Juan Morales holds a gay pride flag outside of the Fourth Avenue Jail in downtown Phoenix. (Photo by Lerman Montoya/Cronkite News)

More than a dozen people gather in front of the Fourth Avenue Jail in downtown Phoenix to protest the presence of U.S. Immigration and Customs Enforcement agents in county jails. (Photo by Lerman Montoya/Cronkite News)

“We are going to take the Pride celebration to the institutions that are complicit in the incarceration and deportation of our people,” Bailon said.

The week began on Trans Visibility Day, March 31. Trans Queer Pueblo welcomed the spring season and celebrated the first day of Justice Week with drag performances, spoken word poetry, and a gallery show promoting LGBTQ art.

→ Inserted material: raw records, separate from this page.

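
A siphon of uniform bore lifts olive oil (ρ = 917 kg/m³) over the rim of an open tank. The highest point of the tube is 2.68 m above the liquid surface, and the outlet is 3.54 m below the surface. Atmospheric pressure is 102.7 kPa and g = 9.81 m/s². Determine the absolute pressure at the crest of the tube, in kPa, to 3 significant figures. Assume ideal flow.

P_top ≈ 46.7 kPa

From the surface to the outlet (both open to atmosphere, surface at rest): v = √(2g·h_out) = √(2·9.81·3.54) = 8.33 m/s.
Continuity keeps v the same throughout the tube; from surface to crest, P_atm + 0 = P_top + ½ρv² + ρg·h_top.
P_top = 102700 − ½·917·8.33² − 917·9.81·2.68 = 46700 Pa.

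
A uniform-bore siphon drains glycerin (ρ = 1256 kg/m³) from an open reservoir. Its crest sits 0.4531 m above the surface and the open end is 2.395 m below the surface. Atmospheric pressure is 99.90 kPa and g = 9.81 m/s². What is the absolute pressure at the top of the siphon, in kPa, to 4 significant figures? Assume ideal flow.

From the surface to the outlet (both open to atmosphere, surface at rest): v = √(2g·h_out) = √(2·9.81·2.395) = 6.855 m/s.
The bore is uniform, so the speed at the crest is the same v. Bernoulli surface→crest: P_atm = P_top + ½ρv² + ρg·h_top.
P_top = 99900 − ½·1256·6.855² − 1256·9.81·0.4531 = 64810 Pa.

64.81 kPa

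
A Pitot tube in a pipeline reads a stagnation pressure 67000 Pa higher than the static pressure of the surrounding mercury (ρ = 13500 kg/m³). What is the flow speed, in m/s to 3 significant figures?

v = 3.15 m/s

At the stagnation point the flow is brought to rest, so Bernoulli gives P_stag − P_static = ½ρv².
v = √(2ΔP/ρ) = √(2·67000/13500) = 3.15 m/s.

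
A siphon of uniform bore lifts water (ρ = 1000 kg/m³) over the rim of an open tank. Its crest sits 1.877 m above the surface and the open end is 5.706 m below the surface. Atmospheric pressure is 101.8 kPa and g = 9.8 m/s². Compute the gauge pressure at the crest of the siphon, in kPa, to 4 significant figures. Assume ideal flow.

From the surface to the outlet (both open to atmosphere, surface at rest): v = √(2g·h_out) = √(2·9.8·5.706) = 10.58 m/s.
Continuity keeps v the same throughout the tube; from surface to crest, P_atm + 0 = P_top + ½ρv² + ρg·h_top.
P_top = 101800 − ½·1000·10.58² − 1000·9.8·1.877 = 27490 Pa. So P_gauge = P_top − P_atm = -74310 Pa.

P_gauge ≈ -74.31 kPa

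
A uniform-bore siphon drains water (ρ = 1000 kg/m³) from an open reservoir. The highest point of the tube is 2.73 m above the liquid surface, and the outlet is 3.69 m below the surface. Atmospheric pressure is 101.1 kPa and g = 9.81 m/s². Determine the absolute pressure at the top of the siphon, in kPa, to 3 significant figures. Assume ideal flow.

From the surface to the outlet (both open to atmosphere, surface at rest): v = √(2g·h_out) = √(2·9.81·3.69) = 8.51 m/s.
Continuity keeps v the same throughout the tube; from surface to crest, P_atm + 0 = P_top + ½ρv² + ρg·h_top.
P_top = 101100 − ½·1000·8.51² − 1000·9.81·2.73 = 38100 Pa.

P_top = 38.1 kPa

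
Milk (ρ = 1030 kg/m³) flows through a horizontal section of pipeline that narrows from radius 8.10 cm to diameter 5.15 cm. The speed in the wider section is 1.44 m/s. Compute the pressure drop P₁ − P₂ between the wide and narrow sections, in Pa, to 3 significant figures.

By continuity, v₂ = v₁·A₁/A₂ = 1.44·(206/20.8) = 14.2 m/s.
Along the horizontal streamline, P + ½ρv² is constant.
P₁ − P₂ = ½·1030·(14.2² − 1.44²) = ½·1030·201 = 103000 Pa.

103000 Pa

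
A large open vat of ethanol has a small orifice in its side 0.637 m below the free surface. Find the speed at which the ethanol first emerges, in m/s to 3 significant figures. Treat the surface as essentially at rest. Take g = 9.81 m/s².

The surface is effectively still and both ends are open, so ½v² = gh and v = √(2·9.81·0.637) = 3.54 m/s.

v = 3.54 m/s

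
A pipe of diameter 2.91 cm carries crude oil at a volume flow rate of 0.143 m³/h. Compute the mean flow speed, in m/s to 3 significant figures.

Q = 0.143 m³/h = 0.0000397 m³/s.
v = Q/A = 0.0000397 / 0.000665 = 0.0597 m/s.

0.0597 m/s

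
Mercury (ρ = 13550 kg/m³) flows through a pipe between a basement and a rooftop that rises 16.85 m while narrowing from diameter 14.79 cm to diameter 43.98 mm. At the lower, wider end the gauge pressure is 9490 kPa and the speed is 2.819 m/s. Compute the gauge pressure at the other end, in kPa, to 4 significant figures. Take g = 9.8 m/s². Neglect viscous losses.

P₂ = 420.6 kPa

Continuity gives A₁v₁ = A₂v₂, so v₂ = (171.8 cm²)/(15.19 cm²) × 2.819 m/s = 31.88 m/s.
Energy conservation along the streamline gives P₂ = P₁ − ½ρ(v₂² − v₁²) − ρg(h₂ − h₁).
P₂ = 9490000 + ½·13550·(2.819² − 31.88²) − 13550·9.8·(+16.85) = 9490000 + (-6832000) − (2238000) = 420600 Pa.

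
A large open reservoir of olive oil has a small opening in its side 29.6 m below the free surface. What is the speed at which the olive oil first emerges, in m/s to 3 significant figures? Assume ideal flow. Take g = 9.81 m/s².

Bernoulli from surface to hole (P equal, v_surface ≈ 0): v = √(2gh) = √(2×9.81×29.6) = 24.1 m/s.

v ≈ 24.1 m/s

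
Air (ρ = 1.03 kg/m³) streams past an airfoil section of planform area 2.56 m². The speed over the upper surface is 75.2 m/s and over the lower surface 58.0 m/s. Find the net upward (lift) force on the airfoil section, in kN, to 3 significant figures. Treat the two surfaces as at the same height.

F ≈ 3.02 kN

From P + ½ρv² = const at equal height, P_low − P_up = ½ρ(v_up² − v_low²).
ΔP = ½·1.03·(75.2² − 58.0²) = 1180 Pa.
Lift = ΔP · A = 1180 × 2.56 = 3020 N.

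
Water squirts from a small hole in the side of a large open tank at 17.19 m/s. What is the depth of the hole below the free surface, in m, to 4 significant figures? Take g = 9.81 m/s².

h = 15.06 m

For a small hole in a large open tank, ½v² = gh, giving h = v²/(2g).
h = 17.19²/(2·9.81) = 295.5/19.62 = 15.06 m.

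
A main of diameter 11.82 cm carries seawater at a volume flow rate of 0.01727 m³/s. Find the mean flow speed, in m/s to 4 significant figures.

v ≈ 1.574 m/s

Q = 0.01727 m³/s = 0.01727 m³/s.
v = Q/A = 0.01727 / 0.01097 = 1.574 m/s.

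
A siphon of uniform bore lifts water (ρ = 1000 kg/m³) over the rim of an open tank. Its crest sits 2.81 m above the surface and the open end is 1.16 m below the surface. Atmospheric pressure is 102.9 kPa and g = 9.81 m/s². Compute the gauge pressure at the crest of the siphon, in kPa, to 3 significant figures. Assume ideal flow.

P_gauge = -38.9 kPa

The outlet speed comes from Torricelli: v = √(2g·1.16) = 4.77 m/s.
The bore is uniform, so the speed at the crest is the same v. Bernoulli surface→crest: P_atm = P_top + ½ρv² + ρg·h_top.
P_top = 102900 − ½·1000·4.77² − 1000·9.81·2.81 = 64000 Pa. So P_gauge = P_top − P_atm = -38900 Pa.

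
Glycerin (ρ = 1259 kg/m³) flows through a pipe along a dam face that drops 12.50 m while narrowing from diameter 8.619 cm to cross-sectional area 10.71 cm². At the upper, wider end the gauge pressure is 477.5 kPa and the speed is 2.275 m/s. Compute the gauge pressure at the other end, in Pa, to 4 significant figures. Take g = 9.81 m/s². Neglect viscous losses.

538500 Pa

Continuity gives A₁v₁ = A₂v₂, so v₂ = (58.34 cm²)/(10.71 cm²) × 2.275 m/s = 12.39 m/s.
Energy conservation along the streamline gives P₂ = P₁ − ½ρ(v₂² − v₁²) − ρg(h₂ − h₁).
P₂ = 477500 + ½·1259·(2.275² − 12.39²) − 1259·9.81·(−12.50) = 477500 + (-93430) − (-154400) = 538500 Pa.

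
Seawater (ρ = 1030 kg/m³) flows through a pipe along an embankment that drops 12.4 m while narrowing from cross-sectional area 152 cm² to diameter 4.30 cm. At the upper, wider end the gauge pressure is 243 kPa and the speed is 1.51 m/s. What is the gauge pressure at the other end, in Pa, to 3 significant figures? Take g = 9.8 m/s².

P₂ ≈ 241000 Pa

The volume flow rate is constant, so v₂ = (A₁/A₂)v₁ = (152/14.5)·1.51 = 15.8 m/s.
Energy conservation along the streamline gives P₂ = P₁ − ½ρ(v₂² − v₁²) − ρg(h₂ − h₁).
P₂ = 243000 + ½·1030·(1.51² − 15.8²) − 1030·9.8·(−12.4) = 243000 + (-127000) − (-125000) = 241000 Pa.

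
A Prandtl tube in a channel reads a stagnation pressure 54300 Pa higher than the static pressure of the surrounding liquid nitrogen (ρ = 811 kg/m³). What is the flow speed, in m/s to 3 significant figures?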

The week continued with the vigil for liberation at Eloy Detention Center.

“In a midst of a drag show and chanting, we heard thumping,” Esquer said. “Those thumps, every time I think about them, brings me to tears because those are people who know they will get in trouble, and are desperately in need of hope.”

Karyna Jaramillo, a transgender woman who was detained in Eloy in 2015, now works with TQP as the head of liberation services. She spoke at the vigil and shared her experiences being in the detention center, and the injustices she said she suffered because of CoreCivic and ICE employees.

On Tuesday, a special town hall took place at Friendly House’s Academia del Pueblo Elementary in central Phoenix, where members of TQP, Black Lives Matter PHX Metro and others discussed what a safer Phoenix would look like for LGBT communities of color.

TQP, alongside members of Black Lives Matter PHX Metro, continued to voice their demands and concerns through a protest outside of the Phoenix Police Department to honor those who they said have died at the hands of local law enforcement.

Trans Queer Pueblo finished its LGBTQ Justice Week through an open-mike night outside the Maricopa County Fourth Avenue Jail in downtown Phoenix. People shared stories about the importance of health care for undocumented people, their immigration stories and rallied to protest Maricopa County Sheriff Paul Penzone.

“Penzone has not changed much of the legacy of Arpaio. He’s just a mask for racists, xenophobic, institutions,” Bailon said.

Members of Trans Queer Pueblo said they believe the presence of ICE in the county jail has increased the number of deportations.

A week after winning the race for county Sheriff in 2016, Sheriff Penzone addressed ICE’s presence in Maricopa County jails. During Joe Arpaio’s administration, ICE officials were notified beforehand about a person’s legal status. Upon being released, ICE officials would be waiting outside to transfer the person to an immigration detention center.

As for Sunday’s parade, TQP said they will invite Phoenix Pride Parade and Festival goers to their own version of Pride festivities centered on political activism, celebrating the intersectionality of gender, sexuality and race.